B comme Bobet, qui n’a jamais gagné le Giro, mais qui aurait dû le gagner en 1957. Tous les ingrédients étaient réunis pour qu’il l’emporte, malgré un début de saison quelque peu laborieux. A la tête d’une forte équipe avec Geminiani, son fidèle Barbotin, Antonin Rolland et son frère Jean, on imaginait mal que le triple vainqueur du Tour soit battu. Il le fut pourtant, à la fois à cause de sa témérité, attaquant dès la première étape, prenant le maillot rose dès le début de la course, même si son but était de distancer Charly Gaul, vainqueur l’année précédente, avant la montagne. Cela pouvait très bien s’expliquer, mais un évènement aller déclencher la colère du grimpeur luxembourgeois qui avait le maillot rose sur les épaules. Bobet voulant à tout prix faire la peau de Gaul lança une bordure avec ses coéquipiers. Résultat, Gaul perdit 10 minutes, mais se promit de se venger. Il le fit un peu plus tard en soutenant à fond Nencini, suite à une crevaison de ce dernier immédiatement exploité par Bobet et Baldini. Mais comme Baldini était italien, il refusa de relayer Bobet, lequel finit par être rejoint par Nencini et Gaul juste avant l’arrivée. Sans les relais de Gaul, Nencini ne serait jamais rentré et aurait perdu 10 minutes, si l’on en croit Geminiani. Finalement Bobet perdra ce Giro pour…19 secondes. J’aurais pu aussi écrire B, comme Binda, comme Baldini, maillot rose en 1958, Balmanion, deux fois vainqueur en 1962 et 1963, Battaglin, vainqueur en 1981, un des rares coureurs à avoir fait le doublé Giro-Vuelta, Bitossi, l’homme au cœur fou, plusieurs fois meilleur grimpeur du Giro. Bien sûr, j’aurais aussi pu écrire B comme Bartali, dont j’ai très souvent évoqué le nom sur ce site.
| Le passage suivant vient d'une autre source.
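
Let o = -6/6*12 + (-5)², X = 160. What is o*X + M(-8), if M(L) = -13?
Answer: 2067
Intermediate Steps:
o = 13 (o = -6*⅙*12 + 25 = -1*12 + 25 = -12 + 25 = 13)
o*X + M(-8) = 13*160 - 13 = 2080 - 13 = 2067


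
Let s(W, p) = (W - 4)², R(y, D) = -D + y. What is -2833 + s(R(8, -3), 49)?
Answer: -2784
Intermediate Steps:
R(y, D) = y - D
s(W, p) = (-4 + W)²
-2833 + s(R(8, -3), 49) = -2833 + (-4 + (8 - 1*(-3)))² = -2833 + (-4 + (8 + 3))² = -2833 + (-4 + 11)² = -2833 + 7² = -2833 + 49 = -2784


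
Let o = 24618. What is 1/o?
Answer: 1/24618 ≈ 4.0621e-5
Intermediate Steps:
1/o = 1/24618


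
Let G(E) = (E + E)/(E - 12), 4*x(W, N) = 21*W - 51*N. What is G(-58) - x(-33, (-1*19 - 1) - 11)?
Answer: -7712/35 ≈ -220.34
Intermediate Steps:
x(W, N) = -51*N/4 + 21*W/4 (x(W, N) = (21*W - 51*N)/4 = (-51*N + 21*W)/4 = -51*N/4 + 21*W/4)
G(E) = 2*E/(-12 + E) (G(E) = (2*E)/(-12 + E) = 2*E/(-12 + E))
G(-58) - x(-33, (-1*19 - 1) - 11) = 2*(-58)/(-12 - 58) - (-51*((-1*19 - 1) - 11)/4 + (21/4)*(-33)) = 2*(-58)/(-70) - (-51*((-19 - 1) - 11)/4 - 693/4) = 2*(-58)*(-1/70) - (-51*(-20 - 11)/4 - 693/4) = 58/35 - (-51/4*(-31) - 693/4) = 58/35 - (1581/4 - 693/4) = 58/35 - 1*222 = 58/35 - 222 = -7712/35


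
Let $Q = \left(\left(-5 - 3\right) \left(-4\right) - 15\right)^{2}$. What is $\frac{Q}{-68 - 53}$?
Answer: $- \frac{289}{121} \approx -2.3884$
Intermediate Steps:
$Q = 289$ ($Q = \left(\left(-8\right) \left(-4\right) - 15\right)^{2} = \left(32 - 15\right)^{2} = 17^{2} = 289$)
$\frac{Q}{-68 - 53} = \frac{1}{-68 - 53} \cdot 289 = \frac{1}{-121} \cdot 289 = \left(- \frac{1}{121}\right) 289 = - \frac{289}{121}$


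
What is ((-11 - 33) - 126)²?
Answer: 28900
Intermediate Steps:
((-11 - 33) - 126)² = (-44 - 126)² = (-170)² = 28900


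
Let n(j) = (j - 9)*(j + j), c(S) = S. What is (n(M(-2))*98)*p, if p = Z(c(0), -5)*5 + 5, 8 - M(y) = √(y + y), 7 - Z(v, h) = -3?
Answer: -129360 - 150920*I ≈ -1.2936e+5 - 1.5092e+5*I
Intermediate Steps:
Z(v, h) = 10 (Z(v, h) = 7 - 1*(-3) = 7 + 3 = 10)
M(y) = 8 - √2*√y (M(y) = 8 - √(y + y) = 8 - √(2*y) = 8 - √2*√y)
p = 55 (p = 10*5 + 5 = 50 + 5 = 55)
n(j) = 2*j*(-9 + j) (n(j) = (-9 + j)*(2*j) = 2*j*(-9 + j))
(n(M(-2))*98)*p = ((2*(8 - √2*√(-2))*(-9 + (8 - √2*√(-2))))*98)*55 = ((2*(8 - √2*I*√2)*(-9 + (8 - √2*I*√2)))*98)*55 = ((2*(8 - 2*I)*(-9 + (8 - 2*I)))*98)*55 = ((2*(8 - 2*I)*(-1 - 2*I))*98)*55 = ((2*(-1 - 2*I)*(8 - 2*I))*98)*55 = (196*(-1 - 2*I)*(8 - 2*I))*55 = 10780*(-1 - 2*I)*(8 - 2*I)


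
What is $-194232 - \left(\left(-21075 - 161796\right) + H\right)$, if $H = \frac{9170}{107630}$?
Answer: $- \frac{122279360}{10763} \approx -11361.0$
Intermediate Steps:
$H = \frac{917}{10763}$ ($H = 9170 \cdot \frac{1}{107630} = \frac{917}{10763} \approx 0.085199$)
$-194232 - \left(\left(-21075 - 161796\right) + H\right) = -194232 - \left(\left(-21075 - 161796\right) + \frac{917}{10763}\right) = -194232 - \left(-182871 + \frac{917}{10763}\right) = -194232 - - \frac{1968239656}{10763} = -194232 + \frac{1968239656}{10763} = - \frac{122279360}{10763}$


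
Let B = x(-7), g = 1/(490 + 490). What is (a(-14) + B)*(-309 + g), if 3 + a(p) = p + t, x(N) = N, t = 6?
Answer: 2725371/490 ≈ 5562.0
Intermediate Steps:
g = 1/980 ≈ 0.0010204
B = -7
a(p) = 3 + p (a(p) = -3 + (p + 6) = -3 + (6 + p) = 3 + p)
(a(-14) + B)*(-309 + g) = ((3 - 14) - 7)*(-309 + 1/980) = (-11 - 7)*(-302819/980) = -18*(-302819/980) = 2725371/490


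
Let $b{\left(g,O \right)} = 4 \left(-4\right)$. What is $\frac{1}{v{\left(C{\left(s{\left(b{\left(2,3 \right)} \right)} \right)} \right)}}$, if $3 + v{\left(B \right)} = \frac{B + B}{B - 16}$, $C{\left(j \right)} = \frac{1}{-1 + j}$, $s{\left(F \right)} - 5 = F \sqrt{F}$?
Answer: $- \frac{3157761}{9473665} + \frac{2048 i}{9473665} \approx -0.33332 + 0.00021618 i$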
C comme Coppi, comme Contador, ce qui est trop facile, mais plutôt C comme Clerici, cet inconnu suisse qui ne gagna pratiquement que le Giro en 1954, grâce à la bienveillance de son ami Koblet, qui, en grand seigneur qu’il était, se mit entièrement à la disposition de son compatriote, et termina à la deuxième place. C quand même comme Cippolini et ses quarante-deux victoires d’étapes.
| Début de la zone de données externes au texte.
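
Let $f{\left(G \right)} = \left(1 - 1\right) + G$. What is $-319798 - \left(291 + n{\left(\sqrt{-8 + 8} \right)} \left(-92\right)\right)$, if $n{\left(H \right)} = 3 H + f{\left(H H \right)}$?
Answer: $-320089$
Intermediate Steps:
$f{\left(G \right)} = G$ ($f{\left(G \right)} = 0 + G = G$)
$n{\left(H \right)} = H^{2} + 3 H$ ($n{\left(H \right)} = 3 H + H H = 3 H + H^{2} = H^{2} + 3 H$)
$-319798 - \left(291 + n{\left(\sqrt{-8 + 8} \right)} \left(-92\right)\right) = -319798 - \left(291 + \sqrt{-8 + 8} \left(3 + \sqrt{-8 + 8}\right) \left(-92\right)\right) = -319798 - \left(291 + \sqrt{0} \left(3 + \sqrt{0}\right) \left(-92\right)\right) = -319798 - \left(291 + 0 \left(3 + 0\right) \left(-92\right)\right) = -319798 - \left(291 + 0 \cdot 3 \left(-92\right)\right) = -319798 - \left(291 + 0 \left(-92\right)\right) = -319798 - \left(291 + 0\right) = -319798 - 291 = -320089$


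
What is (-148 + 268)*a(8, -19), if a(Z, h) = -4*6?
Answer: -2880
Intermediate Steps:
a(Z, h) = -24
(-148 + 268)*a(8, -19) = (-148 + 268)*(-24) = 120*(-24) = -2880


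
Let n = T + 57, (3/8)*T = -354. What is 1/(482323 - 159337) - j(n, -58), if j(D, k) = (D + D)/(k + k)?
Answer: -71622131/4683297 ≈ -15.293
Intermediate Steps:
T = -944 (T = (8/3)*(-354) = -944)
n = -887 (n = -944 + 57 = -887)
j(D, k) = D/k (j(D, k) = (2*D)/((2*k)) = (2*D)*(1/(2*k)) = D/k)
1/(482323 - 159337) - j(n, -58) = 1/(482323 - 159337) - (-887)/(-58) = 1/322986 - (-887)*(-1)/58 = 1/322986 - 1*887/58 = 1/322986 - 887/58 = -71622131/4683297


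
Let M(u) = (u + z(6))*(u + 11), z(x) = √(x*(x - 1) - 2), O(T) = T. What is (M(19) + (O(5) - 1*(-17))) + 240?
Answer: 832 + 60*√7 ≈ 990.75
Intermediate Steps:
z(x) = √(-2 + x*(-1 + x)) (z(x) = √(x*(-1 + x) - 2) = √(-2 + x*(-1 + x)))
M(u) = (11 + u)*(u + 2*√7) (M(u) = (u + √(-2 + 6² - 1*6))*(u + 11) = (u + √(-2 + 36 - 6))*(11 + u) = (u + √28)*(11 + u) = (u + 2*√7)*(11 + u) = (11 + u)*(u + 2*√7))
(M(19) + (O(5) - 1*(-17))) + 240 = ((19² + 11*19 + 22*√7 + 2*19*√7) + (5 - 1*(-17))) + 240 = ((361 + 209 + 22*√7 + 38*√7) + (5 + 17)) + 240 = ((570 + 60*√7) + 22) + 240 = (592 + 60*√7) + 240 = 832 + 60*√7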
D comme Di Luca, qui remporta le Giro en 2007, battant le jeune Andy Schleck, dont le jeune âge (22 ans à l’époque) laissait prévoir une grande carrière, qu’il ne fit pas malgré sa grande classe, se contentant d’une victoire dans Liège-Bastogne-Liège. C’est un petit palmarès pour un coureur de cette classe,alors que celui de Di Luca est beaucoup plus fourni, mais trop de zones d’ombre planent sur ses victoires au Giro et dans plusieurs grandes classiques pour qu’on insiste sur ces performances.

E comme Enrici, vainqueur du Giro en 1924, après avoir pris la troisième place en 1922. Ensuite il termina cinquième en 1926.
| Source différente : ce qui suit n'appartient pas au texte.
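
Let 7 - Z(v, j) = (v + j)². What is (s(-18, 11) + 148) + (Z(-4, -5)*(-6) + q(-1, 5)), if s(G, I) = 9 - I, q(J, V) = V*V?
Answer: 615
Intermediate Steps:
q(J, V) = V²
Z(v, j) = 7 - (j + v)² (Z(v, j) = 7 - (v + j)² = 7 - (j + v)²)
(s(-18, 11) + 148) + (Z(-4, -5)*(-6) + q(-1, 5)) = ((9 - 1*11) + 148) + ((7 - (-5 - 4)²)*(-6) + 5²) = ((9 - 11) + 148) + ((7 - 1*(-9)²)*(-6) + 25) = (-2 + 148) + ((7 - 1*81)*(-6) + 25) = 146 + ((7 - 81)*(-6) + 25) = 146 + (-74*(-6) + 25) = 146 + (444 + 25) = 146 + 469 = 615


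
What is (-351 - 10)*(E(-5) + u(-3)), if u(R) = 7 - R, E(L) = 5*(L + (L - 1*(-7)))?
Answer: 1805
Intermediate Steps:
E(L) = 35 + 10*L (E(L) = 5*(L + (L + 7)) = 5*(L + (7 + L)) = 5*(7 + 2*L) = 35 + 10*L)
(-351 - 10)*(E(-5) + u(-3)) = (-351 - 10)*((35 + 10*(-5)) + (7 - 1*(-3))) = -361*((35 - 50) + (7 + 3)) = -361*(-15 + 10) = -361*(-5) = 1805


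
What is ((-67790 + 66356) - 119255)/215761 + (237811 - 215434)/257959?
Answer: -2023440758/4281345523 ≈ -0.47262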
F comme Fuente, le remarquable grimpeur espagnol, vainqueur de deux Tours d’Espagne en 1972 et 1974. Il gagnera en tout neuf étapes dans le Giro, dont cinq lors du Giro 1974, qu’il terminera à la cinquième place à 3mn22s de Merckx, qui remportait son cinquième Tour d’Italie, après avoir subi une défaillance dans une étape de plaine qui lui coûta une perte de temps de six minutes sur le super champion belge. Il termina aussi second en 1972, laissant le maillot rose à Merckx. F aussi comme Fornara, remarquable rouleur italien qui termina sur le podium, comme nous dirions de nos jours, en 1953, ce qui signifie qu’il fut le meilleur derrière les deux supers cracks qu’étaient Coppi et Koblet. La preuve, si Coppi l’emporta avec 1mn29s sur Koblet, Fornara termina troisième à 6mn55s de Coppi, Bartali prenant la quatrième place à plus de 14mn du campionissimo. F comme Fignon évidemment, second en 1984, mais vainqueur en 1989.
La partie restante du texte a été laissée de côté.